Protecting biodiversity in marine and coastal areas

Project description

Title: Sustainable Management of Coastal and Marine Protected Areas
Commissioned by: German Federal Ministry for the Environment, Nature Conservation, Building and Nuclear Safety (BMUB)
Country: India
Lead executing agency: Ministry of Environment, Forests and Climate Change (MoEFCC); Government of India (GoI)
Overall term: 2012 to 2017

India. Khazan system © GIZ

Context

Marine coastal areas are among the world’s most productive ecosystems. In India, they sustain the livelihoods of over 20 million people. At the same time, however, coastal ecosystems are increasingly suffering under the pressure of a constantly growing population: in many places, these important habitats are being overexploited, polluted and degraded. The coastal ecosystems in numerous regions are already in a critical condition. Existing conservation measures are not sufficient to address the increasingly urgent problems. The negative effects of climate change on coastal ecosystems are making matters worse. It is therefore necessary to establish protected areas and to promote better conservation measures.

Objective

The conservation and sustainable use of biological diversity have improved in the pilot protected areas with due consideration to the livelihoods of the local population.

Approach

Working on behalf of the German Federal Ministry for the Environment, Nature Conservation, Building and Nuclear Safety (BMUB), the Deutsche Gesellschaft für Internationale Zusammenarbeit (GIZ) GmbH is supporting the Indian Government in protecting biodiversity. New conservation areas are being established and strategies for the management of protected areas involving the local population are being promoted. By bringing on board stakeholders at local, state and national levels, the project aims to make a decisive contribution to the conservation of areas rich in biodiversity without compromising the resource use and livelihood options of the local population.

GIZ proceeds as follows:

  1. Participatory management strategies for selected existing and planned protected areas are being designed and introduced.
  2. Training programmes are being developed and leadership skills are being strengthened in selected states and at the national level to support the sustainable management of protected areas.
  3. Key players in business, science, politics and civil society are being informed and made aware of the importance of conserving coastal and marine areas.
India. Watch tower mangroves © GIZ

Results

With the support of GIZ, seven pilot areas were established in the states of Goa, Gujarat, Maharashtra and Tamil Nadu. Studies on natural resources management in India and the use of traditional knowledge were carried out. The existing biodiversity at the project sites was recorded and data collected on the composition of the local population that could be affected by improved environmental management in the coastal zone. This knowledge was used to produce detailed work plans together with the partners.

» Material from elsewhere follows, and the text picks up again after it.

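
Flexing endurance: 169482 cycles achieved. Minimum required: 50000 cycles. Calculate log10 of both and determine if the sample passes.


Achieved: log10 = 5.23
Required: log10 = 4.70
Passes: Yes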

The project devised a training strategy to give future forestry officials a better understanding of the specific requirements involved in managing protected areas in marine coastal regions. The two leading training institutions for Indian forest management have declared themselves willing to develop training courses and programmes with the support of the project and include them in the forthcoming curriculum. Similar steps are also envisaged for the fisheries sector and the information sector.

To cater for the highly diverse visual and learning habits of the target population, the project has had a modular system developed for biodiversity exhibitions. The objective is to raise the awareness of the importance of conserving biodiversity among those affected. The partners will support this measure with substantial resources of their own in some cases – for example, by renovating buildings intended for exhibitions.

India. Mangroves © GIZ

In October 2014, India formally ended its two-year presidency of the Conference of the Parties to the Convention on Biological Diversity (CBD). To mark this occasion, the project, together with India’s Environment Ministry, organised a discussion round on participatory management of protected areas in coastal regions. The participants presented examples from India, Senegal and Germany and reported on their experiences.